To the outside world, he was something else entirely to what he was to me. With me. Even when we’d been kids, he’d kept his circle small. Very few people knew him the way I did, and I knew for a fact that those people at the party couldn’t be counted among that number.

But his mother’s words haunted me.

She’d gotten so far into my head that I didn’t know if there was any way of getting her out of it again. Somehow, when I’d been at the ripe old age of eighteen, she’d managed to plant seeds of doubt that had grown into bushes. Bushes I couldn’t seem to weed out even in my thirties.

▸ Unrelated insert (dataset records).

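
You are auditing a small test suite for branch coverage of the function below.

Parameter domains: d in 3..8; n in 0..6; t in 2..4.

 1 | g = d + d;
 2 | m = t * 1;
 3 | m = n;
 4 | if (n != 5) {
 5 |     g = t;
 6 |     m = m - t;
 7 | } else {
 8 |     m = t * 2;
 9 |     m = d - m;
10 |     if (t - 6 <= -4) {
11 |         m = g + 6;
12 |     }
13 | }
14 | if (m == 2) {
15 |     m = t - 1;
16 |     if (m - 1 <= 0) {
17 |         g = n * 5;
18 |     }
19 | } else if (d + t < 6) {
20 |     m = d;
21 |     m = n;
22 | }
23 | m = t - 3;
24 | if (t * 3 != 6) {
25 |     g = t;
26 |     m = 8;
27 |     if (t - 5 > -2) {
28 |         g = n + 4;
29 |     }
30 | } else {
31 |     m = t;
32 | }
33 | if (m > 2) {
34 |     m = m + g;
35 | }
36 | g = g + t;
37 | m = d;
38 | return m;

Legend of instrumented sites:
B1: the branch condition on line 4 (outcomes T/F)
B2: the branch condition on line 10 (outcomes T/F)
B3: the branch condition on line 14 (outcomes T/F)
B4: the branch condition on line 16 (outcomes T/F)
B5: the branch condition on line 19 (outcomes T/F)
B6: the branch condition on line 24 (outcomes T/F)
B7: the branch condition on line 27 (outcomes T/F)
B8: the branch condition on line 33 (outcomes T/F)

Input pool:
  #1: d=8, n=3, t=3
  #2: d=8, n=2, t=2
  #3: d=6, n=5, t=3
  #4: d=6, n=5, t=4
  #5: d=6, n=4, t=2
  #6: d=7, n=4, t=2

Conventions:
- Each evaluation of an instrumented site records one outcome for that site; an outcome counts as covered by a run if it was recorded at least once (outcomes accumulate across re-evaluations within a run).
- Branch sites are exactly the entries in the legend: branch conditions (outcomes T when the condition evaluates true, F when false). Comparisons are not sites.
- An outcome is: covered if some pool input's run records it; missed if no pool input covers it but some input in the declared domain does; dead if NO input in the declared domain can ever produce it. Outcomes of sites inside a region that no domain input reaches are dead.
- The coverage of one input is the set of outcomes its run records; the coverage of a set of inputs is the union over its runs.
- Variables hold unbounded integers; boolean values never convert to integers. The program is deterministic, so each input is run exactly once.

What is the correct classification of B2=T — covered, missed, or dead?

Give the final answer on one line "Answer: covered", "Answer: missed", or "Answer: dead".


no pool input records B2=T
but domain input (d=3, n=5, t=2) does record it -> reachable, so missed
Answer: missed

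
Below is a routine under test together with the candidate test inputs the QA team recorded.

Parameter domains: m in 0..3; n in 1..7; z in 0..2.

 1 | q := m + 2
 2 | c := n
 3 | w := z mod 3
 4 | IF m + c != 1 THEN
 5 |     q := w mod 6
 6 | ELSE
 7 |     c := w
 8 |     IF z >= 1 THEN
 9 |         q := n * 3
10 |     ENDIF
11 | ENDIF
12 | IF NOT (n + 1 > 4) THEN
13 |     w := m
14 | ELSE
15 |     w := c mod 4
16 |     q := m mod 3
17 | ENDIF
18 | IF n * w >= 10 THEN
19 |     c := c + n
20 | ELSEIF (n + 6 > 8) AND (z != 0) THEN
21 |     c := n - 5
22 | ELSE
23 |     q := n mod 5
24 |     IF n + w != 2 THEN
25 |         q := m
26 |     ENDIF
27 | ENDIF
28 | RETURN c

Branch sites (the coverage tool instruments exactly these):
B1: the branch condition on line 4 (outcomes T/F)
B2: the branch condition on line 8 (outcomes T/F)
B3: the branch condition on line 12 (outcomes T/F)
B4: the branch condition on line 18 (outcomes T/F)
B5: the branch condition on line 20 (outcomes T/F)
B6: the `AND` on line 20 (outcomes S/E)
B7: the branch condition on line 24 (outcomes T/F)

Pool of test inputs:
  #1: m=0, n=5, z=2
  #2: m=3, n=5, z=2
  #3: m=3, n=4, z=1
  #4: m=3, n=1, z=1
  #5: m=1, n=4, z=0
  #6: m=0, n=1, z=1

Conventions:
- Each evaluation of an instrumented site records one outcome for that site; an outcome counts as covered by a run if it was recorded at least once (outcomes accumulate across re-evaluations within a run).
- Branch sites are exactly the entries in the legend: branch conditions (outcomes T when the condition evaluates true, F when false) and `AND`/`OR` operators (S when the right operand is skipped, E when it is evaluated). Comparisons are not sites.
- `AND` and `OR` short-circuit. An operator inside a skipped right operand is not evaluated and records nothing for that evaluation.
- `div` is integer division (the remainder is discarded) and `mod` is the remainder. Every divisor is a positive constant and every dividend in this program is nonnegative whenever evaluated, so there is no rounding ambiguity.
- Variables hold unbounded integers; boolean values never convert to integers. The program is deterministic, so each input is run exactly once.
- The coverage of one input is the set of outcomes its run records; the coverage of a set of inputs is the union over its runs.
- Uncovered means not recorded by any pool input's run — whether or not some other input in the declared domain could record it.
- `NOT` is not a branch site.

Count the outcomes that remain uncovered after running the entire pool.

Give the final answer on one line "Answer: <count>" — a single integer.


#1 (m=0, n=5, z=2) -> B1->T, B3->F, B4->F, B6->E, B5->T; covered: B1=T, B3=F, B4=F, B5=T, B6=E
#2 (m=3, n=5, z=2) -> B1->T, B3->F, B4->F, B6->E, B5->T; covered: B1=T, B3=F, B4=F, B5=T, B6=E
#3 (m=3, n=4, z=1) -> B1->T, B3->F, B4->F, B6->E, B5->T; covered: B1=T, B3=F, B4=F, B5=T, B6=E
#4 (m=3, n=1, z=1) -> B1->T, B3->T, B4->F, B6->S, B5->F, B7->T; covered: B1=T, B3=T, B4=F, B5=F, B6=S, B7=T
#5 (m=1, n=4, z=0) -> B1->T, B3->F, B4->F, B6->E, B5->F, B7->T; covered: B1=T, B3=F, B4=F, B5=F, B6=E, B7=T
#6 (m=0, n=1, z=1) -> B1->F, B2->T, B3->T, B4->F, B6->S, B5->F, B7->T; covered: B1=F, B2=T, B3=T, B4=F, B5=F, B6=S, B7=T
union over the pool: B1=T, B1=F, B2=T, B3=T, B3=F, B4=F, B5=T, B5=F, B6=S, B6=E, B7=T
uncovered (3 of 14): B2=F, B4=T, B7=F
Answer: 3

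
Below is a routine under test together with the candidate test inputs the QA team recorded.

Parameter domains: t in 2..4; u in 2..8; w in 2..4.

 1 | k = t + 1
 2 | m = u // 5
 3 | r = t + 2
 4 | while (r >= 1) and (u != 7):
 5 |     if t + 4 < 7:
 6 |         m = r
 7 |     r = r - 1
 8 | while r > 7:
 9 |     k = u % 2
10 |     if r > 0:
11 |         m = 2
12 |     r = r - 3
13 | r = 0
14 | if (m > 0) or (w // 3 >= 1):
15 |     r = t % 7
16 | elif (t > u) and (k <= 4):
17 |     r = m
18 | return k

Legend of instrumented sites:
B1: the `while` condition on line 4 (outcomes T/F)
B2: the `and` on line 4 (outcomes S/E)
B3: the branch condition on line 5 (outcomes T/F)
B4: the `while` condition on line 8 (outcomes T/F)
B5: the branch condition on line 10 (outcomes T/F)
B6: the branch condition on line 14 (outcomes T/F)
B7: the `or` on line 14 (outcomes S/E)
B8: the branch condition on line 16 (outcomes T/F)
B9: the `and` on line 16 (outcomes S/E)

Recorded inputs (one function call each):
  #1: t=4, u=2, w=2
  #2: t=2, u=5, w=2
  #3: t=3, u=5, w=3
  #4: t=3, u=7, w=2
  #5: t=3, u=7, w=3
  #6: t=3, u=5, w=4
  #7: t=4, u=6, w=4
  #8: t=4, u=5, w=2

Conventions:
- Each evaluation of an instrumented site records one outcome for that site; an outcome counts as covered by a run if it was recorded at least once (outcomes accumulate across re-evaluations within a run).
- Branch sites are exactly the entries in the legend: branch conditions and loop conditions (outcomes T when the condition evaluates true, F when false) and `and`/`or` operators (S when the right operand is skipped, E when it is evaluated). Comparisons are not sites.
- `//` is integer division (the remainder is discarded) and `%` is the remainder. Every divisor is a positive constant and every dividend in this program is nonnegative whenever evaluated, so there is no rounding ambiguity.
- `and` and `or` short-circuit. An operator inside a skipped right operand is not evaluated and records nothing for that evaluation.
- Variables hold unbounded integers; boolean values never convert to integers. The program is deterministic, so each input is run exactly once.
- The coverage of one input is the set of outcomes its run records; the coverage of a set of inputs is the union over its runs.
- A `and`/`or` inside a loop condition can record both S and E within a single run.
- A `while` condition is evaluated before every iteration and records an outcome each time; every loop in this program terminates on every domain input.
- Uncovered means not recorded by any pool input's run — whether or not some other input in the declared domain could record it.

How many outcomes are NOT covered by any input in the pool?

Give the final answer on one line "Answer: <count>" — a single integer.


input #1, t=4, u=2, w=2: events B2->E, B1->T, B3->F, B2->E, B1->T, B3->F, B2->E, B1->T, B3->F, B2->E, B1->T, B3->F, B2->E, B1->T, ...; outcomes B1=T, B1=F, B2=S, B2=E, B3=F, B4=F, B6=F, B7=E, B8=F, B9=E
input #2, t=2, u=5, w=2: events B2->E, B1->T, B3->T, B2->E, B1->T, B3->T, B2->E, B1->T, B3->T, B2->E, B1->T, B3->T, B2->S, B1->F, ...; outcomes B1=T, B1=F, B2=S, B2=E, B3=T, B4=F, B6=T, B7=S
input #3, t=3, u=5, w=3: events B2->E, B1->T, B3->F, B2->E, B1->T, B3->F, B2->E, B1->T, B3->F, B2->E, B1->T, B3->F, B2->E, B1->T, ...; outcomes B1=T, B1=F, B2=S, B2=E, B3=F, B4=F, B6=T, B7=S
input #4, t=3, u=7, w=2: events B2->E, B1->F, B4->F, B7->S, B6->T; outcomes B1=F, B2=E, B4=F, B6=T, B7=S
input #5, t=3, u=7, w=3: events B2->E, B1->F, B4->F, B7->S, B6->T; outcomes B1=F, B2=E, B4=F, B6=T, B7=S
input #6, t=3, u=5, w=4: events B2->E, B1->T, B3->F, B2->E, B1->T, B3->F, B2->E, B1->T, B3->F, B2->E, B1->T, B3->F, B2->E, B1->T, ...; outcomes B1=T, B1=F, B2=S, B2=E, B3=F, B4=F, B6=T, B7=S
input #7, t=4, u=6, w=4: events B2->E, B1->T, B3->F, B2->E, B1->T, B3->F, B2->E, B1->T, B3->F, B2->E, B1->T, B3->F, B2->E, B1->T, ...; outcomes B1=T, B1=F, B2=S, B2=E, B3=F, B4=F, B6=T, B7=S
input #8, t=4, u=5, w=2: events B2->E, B1->T, B3->F, B2->E, B1->T, B3->F, B2->E, B1->T, B3->F, B2->E, B1->T, B3->F, B2->E, B1->T, ...; outcomes B1=T, B1=F, B2=S, B2=E, B3=F, B4=F, B6=T, B7=S
union over the pool: B1=T, B1=F, B2=S, B2=E, B3=T, B3=F, B4=F, B6=T, B6=F, B7=S, B7=E, B8=F, B9=E
uncovered (5 of 18): B4=T, B5=T, B5=F, B8=T, B9=S
Answer: 5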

Could I risk my heart despite those bushes? And if I didn’t risk it, what would that mean? This might very well be my only chance at true happiness, but I didn’t know if I was strong enough to take it.

Tristin wasn’t and never had been a momma’s boy. I knew he didn’t share her views or opinions, but she had raised him. At some point or another, he might come around to seeing things her way.

It didn’t seem likely, but there was no way of knowing for sure. Even if it never happened, could I live with the fact that Selena hated me and would never think I was good enough for her son? Could I live with the doubt she’d planted that I’d only ever drag him down?

No matter which way I sliced it, I just didn’t know. I didn’t know whether he’d wake up in fifty years’ time, turn over in bed to see me there, and wonder what he might’ve achieved if it hadn’t been for me.

But I also didn’t know if I could really break his heart all over again. If I could break my heart all over again.

The gentle lapping of the waves against the hull couldn’t answer any of these questions for me. No one could. Not even me.

There was no crystal ball that would tell me what would happen in our future. All we had was now, and right now, I didn’t have a clue what I was supposed to do.